Lodging boom continues, hotel starts up 94%
By By Jim Haughey, Director, Research and Analytics, Reed Construction Data
Lodging construction spending increased at a 95% annual pace through April, with construction spending forecast to rise 28% through 2006 and an additional 12% in 2007. Also in April, job site spending was 22.6% higher than a year earlier. Similarly, the value of lodging starts is up 93.5% year-to-date through May compared to 2005, according to Reed Construction Data. Major projects were recently started in Las Vegas, San Francisco, San Diego, Phoenix, Seattle, Philadelphia, and Atlanta. Most hotel projects now in the planning stage will be built.

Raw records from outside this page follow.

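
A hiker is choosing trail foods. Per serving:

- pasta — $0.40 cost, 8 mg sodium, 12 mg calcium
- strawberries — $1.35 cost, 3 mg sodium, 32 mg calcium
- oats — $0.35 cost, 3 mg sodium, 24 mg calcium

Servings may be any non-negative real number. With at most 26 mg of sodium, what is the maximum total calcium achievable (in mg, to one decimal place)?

Calcium per mg sodium: strawberries 10.67, oats 8, pasta 1.5.
With no serving limits, spend the whole sodium allowance on strawberries: 26 mg / 3 mg × 32 mg = 277.3 mg.

277.3 mg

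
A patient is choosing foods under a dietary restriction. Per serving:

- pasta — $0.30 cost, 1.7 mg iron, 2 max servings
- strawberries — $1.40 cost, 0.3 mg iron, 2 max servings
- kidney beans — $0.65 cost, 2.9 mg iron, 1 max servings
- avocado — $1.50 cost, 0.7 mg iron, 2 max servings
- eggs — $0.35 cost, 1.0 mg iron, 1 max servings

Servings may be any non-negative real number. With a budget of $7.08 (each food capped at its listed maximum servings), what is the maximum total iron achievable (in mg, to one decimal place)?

9.2 mg

Iron per dollar: pasta 5.667, kidney beans 4.462, eggs 2.857, avocado 0.4667, strawberries 0.2143.
Take 2 servings of pasta: spends $0.60, +3.4 mg iron (running total 3.4 mg).
Take 1 serving of kidney beans: spends $0.65, +2.9 mg iron (running total 6.3 mg).
Take 1 serving of eggs: spends $0.35, +1.0 mg iron (running total 7.3 mg).
Take 2 servings of avocado: spends $3.00, +1.4 mg iron (running total 8.7 mg).
Take 1.771 servings of strawberries: spends $2.48, +0.5 mg iron (running total 9.2 mg).
Filling greedily by iron-per-dollar is optimal for one linear limit, giving 9.2 mg.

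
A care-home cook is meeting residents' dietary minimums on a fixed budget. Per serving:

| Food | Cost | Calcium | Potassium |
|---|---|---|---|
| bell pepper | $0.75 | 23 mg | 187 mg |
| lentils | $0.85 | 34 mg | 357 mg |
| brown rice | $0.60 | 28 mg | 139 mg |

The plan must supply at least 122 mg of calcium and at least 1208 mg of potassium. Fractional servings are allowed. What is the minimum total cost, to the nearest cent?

With two linear requirements the optimum uses one or two foods; enumerate the corners.
bell pepper only: max(122/23, 1208/187) = 6.46 servings → $4.84.
lentils only: max(122/34, 1208/357) = 3.588 servings → $3.05.
brown rice only: max(122/28, 1208/139) = 8.691 servings → $5.21.
bell pepper + lentils with both tight: 1.339 servings and 2.682 servings → $3.28.
bell pepper + brown rice with both targets exact would need a negative amount; discard.
lentils + brown rice with both tight: 3.2 servings and 0.471 servings → $3.00.
Cheapest feasible corner: $3.00.

$3.00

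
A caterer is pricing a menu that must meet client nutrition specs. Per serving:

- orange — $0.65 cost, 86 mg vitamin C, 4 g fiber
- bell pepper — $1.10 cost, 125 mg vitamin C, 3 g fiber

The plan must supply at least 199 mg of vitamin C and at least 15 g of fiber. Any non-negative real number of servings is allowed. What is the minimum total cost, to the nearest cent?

The cheapest plan sits at a corner of the feasible region — with two constraints it uses at most two foods.
orange only: max(199/86, 15/4) = 3.75 servings → $2.44.
bell pepper only: max(199/125, 15/3) = 5 servings → $5.50.
orange + bell pepper: the both-tight solution has a negative serving — not a feasible corner.
So the least-cost plan costs $2.44.

$2.44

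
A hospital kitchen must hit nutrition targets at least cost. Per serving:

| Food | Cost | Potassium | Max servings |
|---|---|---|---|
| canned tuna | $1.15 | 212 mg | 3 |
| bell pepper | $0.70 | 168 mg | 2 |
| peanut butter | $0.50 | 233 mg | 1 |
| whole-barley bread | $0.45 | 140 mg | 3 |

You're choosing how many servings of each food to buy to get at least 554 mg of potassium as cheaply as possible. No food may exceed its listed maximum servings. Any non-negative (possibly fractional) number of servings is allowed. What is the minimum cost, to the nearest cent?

$1.53

Cost per mg of potassium: peanut butter $0.0021, whole-barley bread $0.0032, bell pepper $0.0042, canned tuna $0.0054.
Take 1 serving of peanut butter: +233.0 mg potassium for $0.50 (total $0.50, still need 321.0 mg).
Take 2.293 servings of whole-barley bread: +321.0 mg potassium for $1.03 (total $1.53, still need 0.0 mg).
Filling from the cheapest source first is optimal under one linear minimum: $1.53.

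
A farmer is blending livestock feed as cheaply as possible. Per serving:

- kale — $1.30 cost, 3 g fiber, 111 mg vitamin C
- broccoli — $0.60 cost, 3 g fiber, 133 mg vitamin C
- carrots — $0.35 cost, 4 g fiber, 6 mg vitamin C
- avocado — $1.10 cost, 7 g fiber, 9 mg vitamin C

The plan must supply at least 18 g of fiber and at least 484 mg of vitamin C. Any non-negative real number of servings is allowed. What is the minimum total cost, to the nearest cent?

The cheapest plan sits at a corner of the feasible region — with two constraints it uses at most two foods.
kale only: max(18/3, 484/111) = 6 servings → $7.80.
broccoli only: max(18/3, 484/133) = 6 servings → $3.60.
carrots only: max(18/4, 484/6) = 80.67 servings → $28.23.
avocado only: max(18/7, 484/9) = 53.78 servings → $59.16.
kale + broccoli: the both-tight solution has a negative serving — not a feasible corner.
kale + carrots with both tight: 4.291 servings and 1.282 servings → $6.03.
kale + avocado with both tight: 4.301 servings and 0.728 servings → $6.39.
broccoli + carrots with both tight: 3.556 servings and 1.833 servings → $2.78.
broccoli + avocado with both tight: 3.569 servings and 1.042 servings → $3.29.
carrots + avocado with both targets exact would need a negative amount; discard.
So the least-cost plan costs $2.78.

$2.78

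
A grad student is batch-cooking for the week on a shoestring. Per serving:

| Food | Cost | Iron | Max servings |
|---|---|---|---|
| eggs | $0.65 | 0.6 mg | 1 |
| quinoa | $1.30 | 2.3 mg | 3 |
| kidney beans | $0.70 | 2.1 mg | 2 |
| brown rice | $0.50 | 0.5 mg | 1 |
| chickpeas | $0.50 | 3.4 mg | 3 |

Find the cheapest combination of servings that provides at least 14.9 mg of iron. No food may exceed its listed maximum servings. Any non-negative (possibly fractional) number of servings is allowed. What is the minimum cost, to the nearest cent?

Cost per mg of iron: chickpeas $0.1471, kidney beans $0.3333, quinoa $0.5652, brown rice $1.0000, eggs $1.0833.
Take 3 servings of chickpeas: +10.2 mg iron for $1.50 (total $1.50, still need 4.7 mg).
Take 2 servings of kidney beans: +4.2 mg iron for $1.40 (total $2.90, still need 0.5 mg).
Take 0.2174 servings of quinoa: +0.5 mg iron for $0.28 (total $3.18, still need 0.0 mg).
Greedy by cheapest-per-mg is optimal for a single linear constraint, so the minimum cost is $3.18.

$3.18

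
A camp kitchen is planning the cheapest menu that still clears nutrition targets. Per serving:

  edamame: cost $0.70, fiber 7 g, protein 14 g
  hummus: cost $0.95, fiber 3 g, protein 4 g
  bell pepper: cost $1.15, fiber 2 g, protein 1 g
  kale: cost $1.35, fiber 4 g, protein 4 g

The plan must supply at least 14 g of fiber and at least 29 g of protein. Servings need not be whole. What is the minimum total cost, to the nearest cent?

$1.45

edamame only: max(14/7, 29/14) = 2.071 servings → $1.45.
hummus only: max(14/3, 29/4) = 7.25 servings → $6.89.
bell pepper only: max(14/2, 29/1) = 29 servings → $33.35.
kale only: max(14/4, 29/4) = 7.25 servings → $9.79.
edamame + hummus with both targets exact would need a negative amount; discard.
edamame + bell pepper: intersection lies outside the first quadrant.
edamame + kale with both targets exact would need a negative amount; discard.
hummus + bell pepper with both targets exact would need a negative amount; discard.
hummus + kale with both targets exact would need a negative amount; discard.
bell pepper + kale: the both-tight solution has a negative serving — not a feasible corner.
So the least-cost plan costs $1.45.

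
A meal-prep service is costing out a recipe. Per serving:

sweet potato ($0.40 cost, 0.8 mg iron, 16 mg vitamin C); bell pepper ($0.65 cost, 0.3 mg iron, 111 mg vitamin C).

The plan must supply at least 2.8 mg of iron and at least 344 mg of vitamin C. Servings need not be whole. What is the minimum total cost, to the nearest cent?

sweet potato only: max(2.8/0.8, 344/16) = 21.5 servings → $8.60.
bell pepper only: max(2.8/0.3, 344/111) = 9.333 servings → $6.07.
sweet potato + bell pepper with both tight: 2.471 servings and 2.743 servings → $2.77.
Cheapest feasible corner: $2.77.

$2.77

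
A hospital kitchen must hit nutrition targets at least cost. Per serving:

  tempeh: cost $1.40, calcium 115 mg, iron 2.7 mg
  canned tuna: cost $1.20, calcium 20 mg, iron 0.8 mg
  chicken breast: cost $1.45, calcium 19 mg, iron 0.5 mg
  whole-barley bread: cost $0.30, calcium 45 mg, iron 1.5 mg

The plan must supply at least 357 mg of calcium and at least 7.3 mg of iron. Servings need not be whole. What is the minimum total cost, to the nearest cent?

This is a tiny linear program; its minimum lies at a vertex of the feasible set. List the vertices and price them.
tempeh only: max(357/115, 7.3/2.7) = 3.104 servings → $4.35.
canned tuna only: max(357/20, 7.3/0.8) = 17.85 servings → $21.42.
chicken breast only: max(357/19, 7.3/0.5) = 18.79 servings → $27.24.
whole-barley bread only: max(357/45, 7.3/1.5) = 7.933 servings → $2.38.
tempeh + canned tuna with both targets exact would need a negative amount; discard.
tempeh + chicken breast with both targets exact would need a negative amount; discard.
tempeh + whole-barley bread: the both-tight solution has a negative serving — not a feasible corner.
canned tuna + chicken breast with both targets exact would need a negative amount; discard.
canned tuna + whole-barley bread: intersection lies outside the first quadrant.
chicken breast + whole-barley bread: the both-tight solution has a negative serving — not a feasible corner.
Cheapest feasible corner: $2.38.

$2.38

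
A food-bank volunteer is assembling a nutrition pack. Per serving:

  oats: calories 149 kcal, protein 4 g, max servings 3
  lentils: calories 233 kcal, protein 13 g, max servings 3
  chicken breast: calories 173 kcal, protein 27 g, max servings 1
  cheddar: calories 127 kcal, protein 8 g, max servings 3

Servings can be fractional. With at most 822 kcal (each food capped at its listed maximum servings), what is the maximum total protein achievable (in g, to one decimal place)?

Protein per kcal: chicken breast 0.1561, cheddar 0.06299, lentils 0.05579, oats 0.02685.
Take 1 serving of chicken breast: uses 173 kcal, +27.0 g protein (running total 27.0 g).
Take 3 servings of cheddar: uses 381 kcal, +24.0 g protein (running total 51.0 g).
Take 1.15 servings of lentils: uses 268 kcal, +15.0 g protein (running total 66.0 g).
Filling greedily by protein-per-kcal is optimal for one linear limit, giving 66.0 g.

66.0 g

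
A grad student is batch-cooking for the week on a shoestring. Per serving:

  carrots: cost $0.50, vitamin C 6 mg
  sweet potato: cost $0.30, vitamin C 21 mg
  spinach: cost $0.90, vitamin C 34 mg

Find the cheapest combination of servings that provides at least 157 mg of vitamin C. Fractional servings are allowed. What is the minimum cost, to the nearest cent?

Cost per mg of vitamin C: sweet potato $0.0143, spinach $0.0265, carrots $0.0833.
With no serving limits, use only sweet potato: 157 mg / 21 mg = 7.476 servings × $0.30 = $2.24.

$2.24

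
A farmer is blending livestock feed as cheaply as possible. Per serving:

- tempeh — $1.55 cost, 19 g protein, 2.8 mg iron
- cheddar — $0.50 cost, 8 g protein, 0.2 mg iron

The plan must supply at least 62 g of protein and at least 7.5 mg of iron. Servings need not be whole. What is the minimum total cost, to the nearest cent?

An LP optimum is at a vertex; with two nutrient constraints at most two foods are used. Check each candidate.
tempeh only: max(62/19, 7.5/2.8) = 3.263 servings → $5.06.
cheddar only: max(62/8, 7.5/0.2) = 37.5 servings → $18.75.
tempeh + cheddar with both tight: 2.559 servings and 1.672 servings → $4.80.
The minimum over all feasible corners is $4.80.

$4.80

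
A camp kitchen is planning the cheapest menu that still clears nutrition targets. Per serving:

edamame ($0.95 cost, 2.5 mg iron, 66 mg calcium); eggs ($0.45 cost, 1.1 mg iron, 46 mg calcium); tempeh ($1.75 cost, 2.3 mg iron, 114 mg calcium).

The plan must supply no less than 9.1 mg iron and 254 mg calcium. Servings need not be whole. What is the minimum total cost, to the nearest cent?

$3.48

edamame only: max(9.1/2.5, 254/66) = 3.848 servings → $3.66.
eggs only: max(9.1/1.1, 254/46) = 8.273 servings → $3.72.
tempeh only: max(9.1/2.3, 254/114) = 3.957 servings → $6.92.
edamame + eggs with both tight: 3.283 servings and 0.8113 servings → $3.48.
edamame + tempeh with both tight: 3.402 servings and 0.2583 servings → $3.68.
eggs + tempeh: the both-tight solution has a negative serving — not a feasible corner.
The minimum over all feasible corners is $3.48.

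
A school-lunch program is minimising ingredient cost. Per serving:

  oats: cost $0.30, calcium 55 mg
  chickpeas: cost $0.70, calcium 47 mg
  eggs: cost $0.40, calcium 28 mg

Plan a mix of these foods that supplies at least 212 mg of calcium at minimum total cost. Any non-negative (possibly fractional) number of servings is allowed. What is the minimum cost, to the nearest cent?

Cost per mg of calcium: oats $0.0055, eggs $0.0143, chickpeas $0.0149.
With no serving limits, use only oats: 212 mg / 55 mg = 3.855 servings × $0.30 = $1.16.

$1.16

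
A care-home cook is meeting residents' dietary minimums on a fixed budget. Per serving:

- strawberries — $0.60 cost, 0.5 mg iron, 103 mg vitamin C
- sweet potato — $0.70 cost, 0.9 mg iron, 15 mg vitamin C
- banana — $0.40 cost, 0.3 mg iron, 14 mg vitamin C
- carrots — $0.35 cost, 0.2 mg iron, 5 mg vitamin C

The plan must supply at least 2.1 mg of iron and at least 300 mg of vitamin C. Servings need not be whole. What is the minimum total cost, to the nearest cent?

With two linear requirements the optimum uses one or two foods; enumerate the corners.
strawberries only: max(2.1/0.5, 300/103) = 4.2 servings → $2.52.
sweet potato only: max(2.1/0.9, 300/15) = 20 servings → $14.00.
banana only: max(2.1/0.3, 300/14) = 21.43 servings → $8.57.
carrots only: max(2.1/0.2, 300/5) = 60 servings → $21.00.
strawberries + sweet potato with both tight: 2.799 servings and 0.7782 servings → $2.22.
strawberries + banana with both tight: 2.536 servings and 2.774 servings → $2.63.
strawberries + carrots with both tight: 2.735 servings and 3.663 servings → $2.92.
sweet potato + banana with both targets exact would need a negative amount; discard.
sweet potato + carrots: the both-tight solution has a negative serving — not a feasible corner.
banana + carrots: the both-tight solution has a negative serving — not a feasible corner.
Cheapest feasible corner: $2.22.

$2.22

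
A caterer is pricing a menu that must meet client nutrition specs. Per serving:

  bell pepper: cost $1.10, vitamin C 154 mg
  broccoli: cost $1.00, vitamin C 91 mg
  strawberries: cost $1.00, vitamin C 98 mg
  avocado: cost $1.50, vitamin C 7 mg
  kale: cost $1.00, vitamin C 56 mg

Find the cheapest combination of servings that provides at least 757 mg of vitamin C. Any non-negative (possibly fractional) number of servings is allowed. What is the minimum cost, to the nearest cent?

Cost per mg of vitamin C: bell pepper $0.0071, strawberries $0.0102, broccoli $0.0110, kale $0.0179, avocado $0.2143.
With no serving limits, use only bell pepper: 757 mg / 154 mg = 4.916 servings × $1.10 = $5.41.

$5.41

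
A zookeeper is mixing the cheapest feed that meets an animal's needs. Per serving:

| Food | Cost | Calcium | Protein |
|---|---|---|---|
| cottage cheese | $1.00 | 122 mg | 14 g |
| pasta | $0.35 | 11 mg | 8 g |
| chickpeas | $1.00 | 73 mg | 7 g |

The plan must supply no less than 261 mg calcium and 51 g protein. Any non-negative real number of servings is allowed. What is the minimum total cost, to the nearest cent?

$2.95

Minimising a linear cost over {calcium ≥ 261, protein ≥ 51, servings ≥ 0} — the optimum is at a vertex, using one or two foods.
cottage cheese only: max(261/122, 51/14) = 3.643 servings → $3.64.
pasta only: max(261/11, 51/8) = 23.73 servings → $8.30.
chickpeas only: max(261/73, 51/7) = 7.286 servings → $7.29.
cottage cheese + pasta with both tight: 1.858 servings and 3.124 servings → $2.95.
cottage cheese + chickpeas: intersection lies outside the first quadrant.
pasta + chickpeas with both tight: 3.74 servings and 3.012 servings → $4.32.
So the least-cost plan costs $2.95.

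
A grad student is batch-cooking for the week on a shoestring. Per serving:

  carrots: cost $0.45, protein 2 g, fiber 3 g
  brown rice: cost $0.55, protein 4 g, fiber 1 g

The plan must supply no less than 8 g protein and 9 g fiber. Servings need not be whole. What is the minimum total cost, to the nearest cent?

At the optimum either one food covers both requirements or two foods hit both targets exactly; no other combination can be cheaper.
carrots only: max(8/2, 9/3) = 4 servings → $1.80.
brown rice only: max(8/4, 9/1) = 9 servings → $4.95.
carrots + brown rice with both tight: 2.8 servings and 0.6 servings → $1.59.
So the least-cost plan costs $1.59.

$1.59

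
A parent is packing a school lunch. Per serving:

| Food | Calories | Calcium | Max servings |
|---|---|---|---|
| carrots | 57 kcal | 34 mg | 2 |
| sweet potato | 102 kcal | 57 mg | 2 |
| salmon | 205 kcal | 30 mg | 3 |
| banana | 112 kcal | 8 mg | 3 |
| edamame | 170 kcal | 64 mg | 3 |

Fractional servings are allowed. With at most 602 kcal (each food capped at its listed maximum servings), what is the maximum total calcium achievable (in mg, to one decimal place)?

288.9 mg

Calcium per kcal: carrots 0.5965, sweet potato 0.5588, edamame 0.3765, salmon 0.1463, banana 0.07143.
Take 2 servings of carrots: uses 114 kcal, +68.0 mg calcium (running total 68.0 mg).
Take 2 servings of sweet potato: uses 204 kcal, +114.0 mg calcium (running total 182.0 mg).
Take 1.671 servings of edamame: uses 284 kcal, +106.9 mg calcium (running total 288.9 mg).
Greedy by best ratio exhausts the calories allowance optimally: 288.9 mg.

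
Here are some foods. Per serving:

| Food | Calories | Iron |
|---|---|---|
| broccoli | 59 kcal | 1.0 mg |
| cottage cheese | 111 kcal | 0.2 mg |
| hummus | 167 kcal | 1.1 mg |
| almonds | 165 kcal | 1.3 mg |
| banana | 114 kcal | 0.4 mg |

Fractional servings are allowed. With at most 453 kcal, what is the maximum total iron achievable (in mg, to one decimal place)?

Iron per kcal: broccoli 0.01695, almonds 0.007879, hummus 0.006587, banana 0.003509, cottage cheese 0.001802.
With no serving limits, spend the whole calories allowance on broccoli: 453 kcal / 59 kcal × 1.0 mg = 7.7 mg.

7.7 mg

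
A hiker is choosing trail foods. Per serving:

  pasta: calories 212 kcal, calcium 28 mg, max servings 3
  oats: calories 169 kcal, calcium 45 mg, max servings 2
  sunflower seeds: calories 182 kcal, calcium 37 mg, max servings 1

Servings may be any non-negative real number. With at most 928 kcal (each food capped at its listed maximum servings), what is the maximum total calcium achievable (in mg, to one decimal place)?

180.9 mg

Calcium per kcal: oats 0.2663, sunflower seeds 0.2033, pasta 0.1321.
Take 2 servings of oats: uses 338 kcal, +90.0 mg calcium (running total 90.0 mg).
Take 1 serving of sunflower seeds: uses 182 kcal, +37.0 mg calcium (running total 127.0 mg).
Take 1.925 servings of pasta: uses 408 kcal, +53.9 mg calcium (running total 180.9 mg).
Greedy by best ratio exhausts the calories allowance optimally: 180.9 mg.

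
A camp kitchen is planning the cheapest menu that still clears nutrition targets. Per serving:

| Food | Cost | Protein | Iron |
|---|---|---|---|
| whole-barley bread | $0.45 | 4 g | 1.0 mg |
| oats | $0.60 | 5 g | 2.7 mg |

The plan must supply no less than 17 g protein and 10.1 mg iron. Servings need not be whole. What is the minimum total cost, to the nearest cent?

$2.24

Two binding constraints pin down two serving amounts, so the optimal mix uses at most two foods. The candidates are each food alone (scaled to the tighter of protein/iron) and each pair with both constraints tight.
whole-barley bread only: max(17/4, 10.1/1.0) = 10.1 servings → $4.54.
oats only: max(17/5, 10.1/2.7) = 3.741 servings → $2.24.
whole-barley bread + oats with both targets exact would need a negative amount; discard.
Cheapest feasible corner: $2.24.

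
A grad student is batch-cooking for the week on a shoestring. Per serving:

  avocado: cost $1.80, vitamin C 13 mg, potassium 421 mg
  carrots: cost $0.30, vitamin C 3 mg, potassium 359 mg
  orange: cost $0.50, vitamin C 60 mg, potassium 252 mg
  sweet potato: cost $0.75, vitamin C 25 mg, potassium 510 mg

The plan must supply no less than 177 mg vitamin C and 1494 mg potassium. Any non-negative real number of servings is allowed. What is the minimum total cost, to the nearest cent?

$2.07

With two linear requirements the optimum uses one or two foods; enumerate the corners.
avocado only: max(177/13, 1494/421) = 13.62 servings → $24.51.
carrots only: max(177/3, 1494/359) = 59 servings → $17.70.
orange only: max(177/60, 1494/252) = 5.929 servings → $2.96.
sweet potato only: max(177/25, 1494/510) = 7.08 servings → $5.31.
avocado + carrots: intersection lies outside the first quadrant.
avocado + orange with both tight: 2.049 servings and 2.506 servings → $4.94.
avocado + sweet potato with both targets exact would need a negative amount; discard.
carrots + orange with both tight: 2.167 servings and 2.842 servings → $2.07.
carrots + sweet potato: intersection lies outside the first quadrant.
orange + sweet potato with both tight: 2.178 servings and 1.853 servings → $2.48.
Cheapest feasible corner: $2.07.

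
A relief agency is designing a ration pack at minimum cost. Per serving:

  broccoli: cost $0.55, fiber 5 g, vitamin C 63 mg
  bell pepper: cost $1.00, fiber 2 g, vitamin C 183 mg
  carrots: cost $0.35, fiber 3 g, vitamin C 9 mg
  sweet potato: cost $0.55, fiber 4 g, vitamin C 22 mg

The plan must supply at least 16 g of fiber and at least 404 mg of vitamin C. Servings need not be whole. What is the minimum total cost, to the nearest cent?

Compare the cost at each extreme point of the feasible region.
broccoli only: max(16/5, 404/63) = 6.413 servings → $3.53.
bell pepper only: max(16/2, 404/183) = 8 servings → $8.00.
carrots only: max(16/3, 404/9) = 44.89 servings → $15.71.
sweet potato only: max(16/4, 404/22) = 18.36 servings → $10.10.
broccoli + bell pepper with both tight: 2.687 servings and 1.283 servings → $2.76.
broccoli + carrots: intersection lies outside the first quadrant.
broccoli + sweet potato: intersection lies outside the first quadrant.
bell pepper + carrots with both tight: 2.011 servings and 3.992 servings → $3.41.
bell pepper + sweet potato with both tight: 1.837 servings and 3.081 servings → $3.53.
carrots + sweet potato: intersection lies outside the first quadrant.
Cheapest feasible corner: $2.76.

$2.76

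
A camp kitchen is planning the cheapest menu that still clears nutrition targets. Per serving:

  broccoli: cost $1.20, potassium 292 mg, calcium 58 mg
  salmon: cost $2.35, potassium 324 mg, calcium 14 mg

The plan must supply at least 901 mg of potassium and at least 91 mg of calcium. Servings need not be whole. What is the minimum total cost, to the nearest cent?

The cheapest plan sits at a corner of the feasible region — with two constraints it uses at most two foods.
broccoli only: max(901/292, 91/58) = 3.086 servings → $3.70.
salmon only: max(901/324, 91/14) = 6.5 servings → $15.28.
broccoli + salmon with both tight: 1.147 servings and 1.747 servings → $5.48.
Cheapest feasible corner: $3.70.

$3.70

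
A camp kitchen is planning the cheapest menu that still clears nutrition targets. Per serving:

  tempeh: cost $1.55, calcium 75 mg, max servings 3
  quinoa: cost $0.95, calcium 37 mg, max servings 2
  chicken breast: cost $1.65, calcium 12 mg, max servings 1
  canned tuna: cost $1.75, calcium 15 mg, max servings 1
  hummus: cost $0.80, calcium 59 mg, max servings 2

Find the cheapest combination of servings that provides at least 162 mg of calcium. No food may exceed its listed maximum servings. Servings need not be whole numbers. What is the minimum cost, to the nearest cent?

Cost per mg of calcium: hummus $0.0136, tempeh $0.0207, quinoa $0.0257, canned tuna $0.1167, chicken breast $0.1375.
Take 2 servings of hummus: +118.0 mg calcium for $1.60 (total $1.60, still need 44.0 mg).
Take 0.5867 servings of tempeh: +44.0 mg calcium for $0.91 (total $2.51, still need 0.0 mg).
Filling from the cheapest source first is optimal under one linear minimum: $2.51.

$2.51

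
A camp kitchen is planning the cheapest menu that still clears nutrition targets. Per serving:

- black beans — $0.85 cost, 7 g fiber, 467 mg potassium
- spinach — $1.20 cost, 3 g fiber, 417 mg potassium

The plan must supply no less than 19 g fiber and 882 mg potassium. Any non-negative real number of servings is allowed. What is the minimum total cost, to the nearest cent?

$2.31

black beans only: max(19/7, 882/467) = 2.714 servings → $2.31.
spinach only: max(19/3, 882/417) = 6.333 servings → $7.60.
black beans + spinach: the both-tight solution has a negative serving — not a feasible corner.
Cheapest feasible corner: $2.31.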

The building boom is being driven by soaring hotel room sales, which have been expanding at a 9% annual rate for more than a year, triple the long-term growth rate, according to Smith Travel Research. Higher room rates account for two-thirds of the sales gains, which have boosted hotel net incomes and the value of hotel properties. As a result, it is now cheaper for prospective investors to build new hotels than to buy existing properties in many major markets. So far, few new hotel rooms have been completed; the supply of hotel rooms is up only 0.4% from a year ago, a figure that includes the loss of rooms to condo conversions and obsolescence. But by year's end, a surge of completions will bring supply growth up to the level of demand, which will steady occupancy rates near the current 68–69% and trim room rate growth sharply. Nonetheless, the demand for hotel rooms will keep expanding fast enough to keep the building boom alive well beyond 2007. The fact that a relatively large share of recent hotel starts have been luxury properties is a sign that room demand is being spurred by rising incomes.